Winemaking and the different types of wood
Winemaking is a complex business. Some call it art; some call it science. From harvesting to bottling, there are so many decisions that winemakers need to make to produce the wine on which they want to put their stamp of approval.
Let’s talk about wood.
There are so many different types of wood products that winemakers can choose from that some companies employ wood specialists just to help with the decision. What are the different types of woods? Is it just oak wood, or are there other options? Does the type of oak matter? What about toasting? Are we just talking barrels or are there other alternatives?
So many questions!
Winemakers usually use oak wood when they craft their product. The permeability and flavour profile of toasted oak combines the best with wine. Most countries only allow winemakers to use oak wood as part of the winemaking process. But that doesn’t mean that there aren’t other types of wood that could work for winemaking. Scientists are also experimenting with chestnut wood to see what the effect would be on wine. So far they found that chestnut wood imparts more volatile phenols – not always a good thing!
Types of oak
The two most commonly used types of oak are French Oak (of which there are two main species) and American oak. The major difference between French and American oak is that French oak has a tighter grain which means that the wine comes into less contact with French oak than with American oak in the same size barrel. So, American oak often imparts stronger flavours due to the increased surface area available. American oak also provides different flavours, typically coconut, whisky lactones and vanilla compared to French oak which imparts heavier spicy and chocolatey flavours. Another increasingly popular type of oak is Hungarian oak. Hungarian oak kind of falls midway between American oak and French oak regarding grain and also tends to provide heavier flavour tones, similar to French oak.

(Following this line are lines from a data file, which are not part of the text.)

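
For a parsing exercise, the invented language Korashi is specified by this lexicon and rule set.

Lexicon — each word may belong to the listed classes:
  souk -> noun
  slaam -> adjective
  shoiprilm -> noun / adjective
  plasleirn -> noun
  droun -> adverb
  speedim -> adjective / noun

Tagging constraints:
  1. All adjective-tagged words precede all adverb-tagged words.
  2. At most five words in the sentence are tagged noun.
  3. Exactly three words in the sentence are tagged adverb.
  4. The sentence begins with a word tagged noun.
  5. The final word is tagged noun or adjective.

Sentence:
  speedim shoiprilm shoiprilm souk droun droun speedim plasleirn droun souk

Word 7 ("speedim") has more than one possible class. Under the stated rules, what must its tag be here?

noun

Candidates per position — 1:speedim {adjective,noun}; 2:shoiprilm {noun,adjective}; 3:shoiprilm {noun,adjective}; 4:souk {noun}; 5:droun {adverb}; 6:droun {adverb}; 7:speedim {adjective,noun}; 8:plasleirn {noun}; 9:droun {adverb}; 10:souk {noun}.
Position 1: tagging it adjective would leave rule 4 unsatisfiable, so it must be noun.
Position 7: tagging it adjective would leave rule 1 unsatisfiable, so it must be noun.
Position 2: tagging it noun would leave rule 2 unsatisfiable, so it must be adjective.
Position 3: tagging it noun would leave rule 2 unsatisfiable, so it must be adjective.
The only consistent sequence is: noun adjective adjective noun adverb adverb noun noun adverb noun.
Rule-by-rule: rule 1 holds; rule 2 holds; rule 3 holds; rule 4 holds; rule 5 holds.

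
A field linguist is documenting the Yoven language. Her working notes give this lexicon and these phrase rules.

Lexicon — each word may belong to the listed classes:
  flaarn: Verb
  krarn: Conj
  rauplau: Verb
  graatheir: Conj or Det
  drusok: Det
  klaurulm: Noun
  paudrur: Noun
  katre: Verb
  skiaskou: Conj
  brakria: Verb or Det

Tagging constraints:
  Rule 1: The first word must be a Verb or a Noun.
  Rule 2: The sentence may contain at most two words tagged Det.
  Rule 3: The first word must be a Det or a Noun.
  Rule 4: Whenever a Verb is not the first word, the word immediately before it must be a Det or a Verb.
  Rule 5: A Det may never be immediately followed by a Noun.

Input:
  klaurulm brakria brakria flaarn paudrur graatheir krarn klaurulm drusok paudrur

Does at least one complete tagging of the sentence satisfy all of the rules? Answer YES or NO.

Candidates per position — 1:klaurulm {Noun}; 2:brakria {Verb,Det}; 3:brakria {Verb,Det}; 4:flaarn {Verb}; 5:paudrur {Noun}; 6:graatheir {Conj,Det}; 7:krarn {Conj}; 8:klaurulm {Noun}; 9:drusok {Det}; 10:paudrur {Noun}.
Rule 5 cannot be satisfied by any choice of tags from the lexicon.
So there is no consistent tagging.

NO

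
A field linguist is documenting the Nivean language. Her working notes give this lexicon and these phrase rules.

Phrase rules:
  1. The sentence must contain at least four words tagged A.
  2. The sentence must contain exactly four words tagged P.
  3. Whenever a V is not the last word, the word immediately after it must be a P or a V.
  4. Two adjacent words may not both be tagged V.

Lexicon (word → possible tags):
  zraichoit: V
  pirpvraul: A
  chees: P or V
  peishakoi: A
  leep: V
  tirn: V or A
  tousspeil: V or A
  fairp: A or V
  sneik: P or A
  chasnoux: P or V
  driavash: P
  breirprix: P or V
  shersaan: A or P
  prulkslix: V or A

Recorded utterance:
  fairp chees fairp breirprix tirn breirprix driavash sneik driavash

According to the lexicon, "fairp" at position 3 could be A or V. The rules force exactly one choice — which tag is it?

A

Candidates per position — 1:fairp {A,V}; 2:chees {P,V}; 3:fairp {A,V}; 4:breirprix {P,V}; 5:tirn {V,A}; 6:breirprix {P,V}; 7:driavash {P}; 8:sneik {P,A}; 9:driavash {P}.
At position 1, choosing V makes rule 1 impossible to satisfy; hence A.
At position 3, choosing V makes rule 1 impossible to satisfy; hence A.
At position 5, choosing V makes rule 1 impossible to satisfy; hence A.
At position 8, choosing P makes rule 1 impossible to satisfy; hence A.
At position 2, choosing V makes rule 3 impossible to satisfy; hence P.
At position 4, choosing V makes rule 3 impossible to satisfy; hence P.
At position 6, choosing P makes rule 2 impossible to satisfy; hence V.
The unique satisfying tagging is: A P A P A V P A P.
Rule-by-rule: rule 1 ✓; rule 2 ✓; rule 3 ✓; rule 4 ✓.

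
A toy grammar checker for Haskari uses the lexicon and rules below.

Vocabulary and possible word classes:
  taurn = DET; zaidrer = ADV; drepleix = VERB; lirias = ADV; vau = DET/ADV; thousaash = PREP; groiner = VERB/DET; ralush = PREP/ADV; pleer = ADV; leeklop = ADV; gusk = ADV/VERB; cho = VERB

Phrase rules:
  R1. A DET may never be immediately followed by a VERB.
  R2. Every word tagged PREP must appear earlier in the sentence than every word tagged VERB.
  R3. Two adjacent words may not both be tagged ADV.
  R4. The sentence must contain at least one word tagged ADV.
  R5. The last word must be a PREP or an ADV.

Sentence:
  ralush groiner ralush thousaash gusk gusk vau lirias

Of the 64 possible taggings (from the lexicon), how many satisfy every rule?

12

Candidates per position — 1:ralush {PREP,ADV}; 2:groiner {VERB,DET}; 3:ralush {PREP,ADV}; 4:thousaash {PREP}; 5:gusk {ADV,VERB}; 6:gusk {ADV,VERB}; 7:vau {DET,ADV}; 8:lirias {ADV}.
There are 64 candidate sequences in total.
Checking each against the rules leaves 12 sequences.
Count = 12.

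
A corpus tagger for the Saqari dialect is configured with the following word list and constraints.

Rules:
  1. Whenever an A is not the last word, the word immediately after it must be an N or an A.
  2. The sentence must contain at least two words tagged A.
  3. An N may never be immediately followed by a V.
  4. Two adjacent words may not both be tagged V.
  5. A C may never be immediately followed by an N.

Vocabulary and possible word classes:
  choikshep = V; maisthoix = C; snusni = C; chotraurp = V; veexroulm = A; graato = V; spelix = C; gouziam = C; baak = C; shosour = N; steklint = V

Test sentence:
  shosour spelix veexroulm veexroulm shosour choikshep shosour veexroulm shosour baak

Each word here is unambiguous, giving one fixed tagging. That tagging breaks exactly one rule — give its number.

Fixed tagging: N C A A N V N A N C.
Checking each rule: R1 pass, R2 pass, R3 fail, R4 pass, R5 pass.
Only rule 3 fails.

3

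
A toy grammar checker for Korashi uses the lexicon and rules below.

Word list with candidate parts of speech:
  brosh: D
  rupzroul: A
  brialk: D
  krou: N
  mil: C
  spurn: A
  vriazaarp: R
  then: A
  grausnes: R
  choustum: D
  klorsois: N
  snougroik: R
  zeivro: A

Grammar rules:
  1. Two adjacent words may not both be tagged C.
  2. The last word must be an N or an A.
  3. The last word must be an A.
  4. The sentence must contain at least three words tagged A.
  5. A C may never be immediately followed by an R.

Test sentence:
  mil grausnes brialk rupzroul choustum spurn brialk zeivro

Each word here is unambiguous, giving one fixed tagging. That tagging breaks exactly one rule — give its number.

Fixed tagging: C R D A D A D A.
Checking each rule: R1 holds, R2 holds, R3 holds, R4 holds, R5 violated.
Only rule 5 fails.

5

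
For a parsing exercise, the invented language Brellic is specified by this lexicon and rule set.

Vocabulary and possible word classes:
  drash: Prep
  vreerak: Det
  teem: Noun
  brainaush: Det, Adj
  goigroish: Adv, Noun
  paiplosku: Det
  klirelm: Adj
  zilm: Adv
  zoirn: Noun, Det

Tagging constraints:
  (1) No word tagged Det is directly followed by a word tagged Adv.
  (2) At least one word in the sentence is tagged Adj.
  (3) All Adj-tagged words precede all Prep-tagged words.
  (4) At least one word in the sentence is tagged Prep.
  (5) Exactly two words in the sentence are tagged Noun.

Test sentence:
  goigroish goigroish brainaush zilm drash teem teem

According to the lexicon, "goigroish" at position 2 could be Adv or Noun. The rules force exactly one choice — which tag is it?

Adv

Candidates per position — 1:goigroish {Adv,Noun}; 2:goigroish {Adv,Noun}; 3:brainaush {Det,Adj}; 4:zilm {Adv}; 5:drash {Prep}; 6:teem {Noun}; 7:teem {Noun}.
At position 1, choosing Noun makes rule 5 impossible to satisfy; hence Adv.
At position 2, choosing Noun makes rule 5 impossible to satisfy; hence Adv.
At position 3, choosing Det makes rule 1 impossible to satisfy; hence Adj.
So the tagging must be: Adv Adv Adj Adv Prep Noun Noun.
Checking: rule 1 satisfied; rule 2 satisfied; rule 3 satisfied; rule 4 satisfied; rule 5 satisfied.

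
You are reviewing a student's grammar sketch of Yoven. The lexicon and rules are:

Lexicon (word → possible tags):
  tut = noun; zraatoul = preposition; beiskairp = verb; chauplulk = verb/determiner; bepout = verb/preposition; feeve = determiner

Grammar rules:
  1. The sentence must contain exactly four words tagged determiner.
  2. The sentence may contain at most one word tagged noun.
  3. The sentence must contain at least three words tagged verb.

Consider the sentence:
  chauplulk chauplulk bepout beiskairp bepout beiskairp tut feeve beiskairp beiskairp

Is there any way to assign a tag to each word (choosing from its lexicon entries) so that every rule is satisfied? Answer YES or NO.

NO

Candidates per position — 1:chauplulk {verb,determiner}; 2:chauplulk {verb,determiner}; 3:bepout {verb,preposition}; 4:beiskairp {verb}; 5:bepout {verb,preposition}; 6:beiskairp {verb}; 7:tut {noun}; 8:feeve {determiner}; 9:beiskairp {verb}; 10:beiskairp {verb}.
Rule 1 cannot be satisfied by any choice of tags from the lexicon.
So there is no consistent tagging.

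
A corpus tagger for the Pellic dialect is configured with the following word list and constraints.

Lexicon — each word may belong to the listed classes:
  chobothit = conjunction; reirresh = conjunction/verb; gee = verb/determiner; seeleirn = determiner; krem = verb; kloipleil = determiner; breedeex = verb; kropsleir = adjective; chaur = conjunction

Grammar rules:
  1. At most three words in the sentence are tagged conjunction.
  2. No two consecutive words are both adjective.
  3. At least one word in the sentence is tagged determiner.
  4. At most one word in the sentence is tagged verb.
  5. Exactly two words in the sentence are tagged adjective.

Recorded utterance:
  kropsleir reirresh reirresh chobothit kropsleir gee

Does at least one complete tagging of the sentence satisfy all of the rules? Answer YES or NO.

Candidates per position — 1:kropsleir {adjective}; 2:reirresh {conjunction,verb}; 3:reirresh {conjunction,verb}; 4:chobothit {conjunction}; 5:kropsleir {adjective}; 6:gee {verb,determiner}.
One satisfying assignment: adjective conjunction verb conjunction adjective determiner.
Rule-by-rule: rule 1 ✓; rule 2 ✓; rule 3 ✓; rule 4 ✓; rule 5 ✓.

YES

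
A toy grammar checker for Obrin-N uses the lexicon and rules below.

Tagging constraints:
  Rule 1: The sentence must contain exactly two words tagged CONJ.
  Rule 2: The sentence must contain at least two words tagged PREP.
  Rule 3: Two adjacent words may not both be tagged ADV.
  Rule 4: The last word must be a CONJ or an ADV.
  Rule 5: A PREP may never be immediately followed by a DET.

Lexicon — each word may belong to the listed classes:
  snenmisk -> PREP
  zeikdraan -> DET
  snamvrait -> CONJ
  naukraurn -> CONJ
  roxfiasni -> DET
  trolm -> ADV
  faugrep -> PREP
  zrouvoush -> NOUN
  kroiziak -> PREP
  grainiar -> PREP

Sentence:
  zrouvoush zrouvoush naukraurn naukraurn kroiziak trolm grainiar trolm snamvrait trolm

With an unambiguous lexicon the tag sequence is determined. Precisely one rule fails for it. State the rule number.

Fixed tagging: NOUN NOUN CONJ CONJ PREP ADV PREP ADV CONJ ADV.
Checking each rule: R1 fail, R2 pass, R3 pass, R4 pass, R5 pass.
Only rule 1 fails.

1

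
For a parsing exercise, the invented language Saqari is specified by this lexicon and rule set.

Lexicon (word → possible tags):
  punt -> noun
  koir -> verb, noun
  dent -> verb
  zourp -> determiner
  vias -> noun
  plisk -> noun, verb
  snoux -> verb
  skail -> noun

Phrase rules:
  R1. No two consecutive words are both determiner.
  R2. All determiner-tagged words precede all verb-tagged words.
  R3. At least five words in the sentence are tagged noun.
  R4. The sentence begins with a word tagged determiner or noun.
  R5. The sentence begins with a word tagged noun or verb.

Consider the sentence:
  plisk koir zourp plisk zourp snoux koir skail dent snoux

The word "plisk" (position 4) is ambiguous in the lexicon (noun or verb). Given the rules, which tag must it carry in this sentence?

noun

Candidates per position — 1:plisk {noun,verb}; 2:koir {verb,noun}; 3:zourp {determiner}; 4:plisk {noun,verb}; 5:zourp {determiner}; 6:snoux {verb}; 7:koir {verb,noun}; 8:skail {noun}; 9:dent {verb}; 10:snoux {verb}.
Position 1: verb is ruled out by rule 2; that leaves noun.
Position 2: verb is ruled out by rule 2; that leaves noun.
Position 4: verb is ruled out by rule 2; that leaves noun.
Position 7: verb is ruled out by rule 3; that leaves noun.
That leaves exactly one tagging: noun noun determiner noun determiner verb noun noun verb verb.
Verifying each rule — rule 1 ok; rule 2 ok; rule 3 ok; rule 4 ok; rule 5 ok.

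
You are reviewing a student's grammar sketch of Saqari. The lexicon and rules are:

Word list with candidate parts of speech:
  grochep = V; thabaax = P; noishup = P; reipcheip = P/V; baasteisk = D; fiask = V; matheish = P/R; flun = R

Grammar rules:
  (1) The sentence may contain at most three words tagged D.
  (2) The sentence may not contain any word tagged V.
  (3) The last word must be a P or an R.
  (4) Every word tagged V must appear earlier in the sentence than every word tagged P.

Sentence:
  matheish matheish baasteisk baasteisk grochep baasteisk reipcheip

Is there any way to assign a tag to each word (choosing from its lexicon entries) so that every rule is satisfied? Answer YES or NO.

NO

Candidates per position — 1:matheish {P,R}; 2:matheish {P,R}; 3:baasteisk {D}; 4:baasteisk {D}; 5:grochep {V}; 6:baasteisk {D}; 7:reipcheip {P,V}.
Rule 2 cannot be satisfied by any choice of tags from the lexicon.
So there is no consistent tagging.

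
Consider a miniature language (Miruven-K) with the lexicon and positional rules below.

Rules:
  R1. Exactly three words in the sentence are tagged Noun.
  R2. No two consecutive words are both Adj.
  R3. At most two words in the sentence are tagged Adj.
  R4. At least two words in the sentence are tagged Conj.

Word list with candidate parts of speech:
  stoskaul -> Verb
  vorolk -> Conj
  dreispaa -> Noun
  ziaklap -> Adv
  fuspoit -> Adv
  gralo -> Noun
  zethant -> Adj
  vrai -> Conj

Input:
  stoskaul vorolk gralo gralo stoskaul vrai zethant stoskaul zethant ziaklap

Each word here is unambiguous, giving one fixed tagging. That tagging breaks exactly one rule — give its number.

1

Fixed tagging: Verb Conj Noun Noun Verb Conj Adj Verb Adj Adv.
Rule check: R1 ✗, R2 ✓, R3 ✓, R4 ✓.
Only rule 1 fails.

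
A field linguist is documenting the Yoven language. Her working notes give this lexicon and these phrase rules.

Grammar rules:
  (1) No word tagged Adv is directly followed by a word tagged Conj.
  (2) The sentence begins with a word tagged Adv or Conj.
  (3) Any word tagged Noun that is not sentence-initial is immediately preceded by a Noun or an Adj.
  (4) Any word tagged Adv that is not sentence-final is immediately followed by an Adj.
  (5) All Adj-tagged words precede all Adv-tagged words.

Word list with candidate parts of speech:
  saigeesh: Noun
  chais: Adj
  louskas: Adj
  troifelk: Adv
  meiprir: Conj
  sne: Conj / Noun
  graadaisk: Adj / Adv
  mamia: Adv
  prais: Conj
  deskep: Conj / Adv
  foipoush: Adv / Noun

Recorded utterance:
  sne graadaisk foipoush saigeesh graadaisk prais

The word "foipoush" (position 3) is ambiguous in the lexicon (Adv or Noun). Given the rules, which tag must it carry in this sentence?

Noun

Candidates per position — 1:sne {Conj,Noun}; 2:graadaisk {Adj,Adv}; 3:foipoush {Adv,Noun}; 4:saigeesh {Noun}; 5:graadaisk {Adj,Adv}; 6:prais {Conj}.
Position 1: tagging it Noun would leave rule 2 unsatisfiable, so it must be Conj.
Position 2: tagging it Adv would leave rule 3 unsatisfiable, so it must be Adj.
Position 3: tagging it Adv would leave rule 3 unsatisfiable, so it must be Noun.
Position 5: tagging it Adv would leave rule 1 unsatisfiable, so it must be Adj.
So the tagging must be: Conj Adj Noun Noun Adj Conj.
Verifying each rule — rule 1 holds; rule 2 holds; rule 3 holds; rule 4 holds; rule 5 holds.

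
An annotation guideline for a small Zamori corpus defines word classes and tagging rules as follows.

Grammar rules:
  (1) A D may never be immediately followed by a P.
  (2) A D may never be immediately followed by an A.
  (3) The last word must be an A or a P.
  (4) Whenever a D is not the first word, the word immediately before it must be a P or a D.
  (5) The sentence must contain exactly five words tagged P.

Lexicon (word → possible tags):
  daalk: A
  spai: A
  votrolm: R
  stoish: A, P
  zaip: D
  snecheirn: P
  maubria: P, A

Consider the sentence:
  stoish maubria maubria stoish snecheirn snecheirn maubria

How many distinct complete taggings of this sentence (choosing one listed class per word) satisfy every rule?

Candidates per position — 1:stoish {A,P}; 2:maubria {P,A}; 3:maubria {P,A}; 4:stoish {A,P}; 5:snecheirn {P}; 6:snecheirn {P}; 7:maubria {P,A}.
There are 32 candidate sequences in total.
Checking each against the rules leaves 10 sequences.
Count = 10.

10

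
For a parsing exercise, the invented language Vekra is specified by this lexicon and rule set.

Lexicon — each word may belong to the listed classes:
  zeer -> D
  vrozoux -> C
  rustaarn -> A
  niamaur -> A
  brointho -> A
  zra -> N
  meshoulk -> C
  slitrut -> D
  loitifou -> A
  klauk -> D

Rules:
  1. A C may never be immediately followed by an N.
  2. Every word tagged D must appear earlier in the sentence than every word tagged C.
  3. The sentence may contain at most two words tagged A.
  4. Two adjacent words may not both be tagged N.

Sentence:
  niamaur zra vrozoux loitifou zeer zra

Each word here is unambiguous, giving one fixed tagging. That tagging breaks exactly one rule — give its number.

2

Fixed tagging: A N C A D N.
Rule check: R1 holds, R2 violated, R3 holds, R4 holds.
Only rule 2 fails.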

Cooperages usually toast the oak wood used for making barrels and other oak products before use. Untoasted oak can give a green, pencil shaving character to the wine. There are typically four shades of toasting for oak products – light, medium, medium plus and heavy. Toasting breaks down the lignin structure of the wine, reducing the planky odour and releasing volatile compounds such as oak lactones, vanillin and ketones responsible for coconut, vanilla and caramel flavours respectively. Toasting also releases more phenolic compounds which add a spicy character. As the toasting level increases, new types of compounds like furfural and its derivatives forms which impart a roasted coffee, smoky character.
Winemakers are not restricted to oak barrels; there are many other oak alternatives on the market. Winemakers can use oak chips, shavings or extracts during fermentation and age their wines in stainless steel tanks with oak staves or oak chips. These oak alternatives are a more affordable way to get the benefit of oak maturation – oak flavours plus smooth tannins.
Winemakers are spoiled for choice when it comes to using oak products. The trick is to use the right combination of oak treatments for the right wine. And that is why winemaking is considered an art.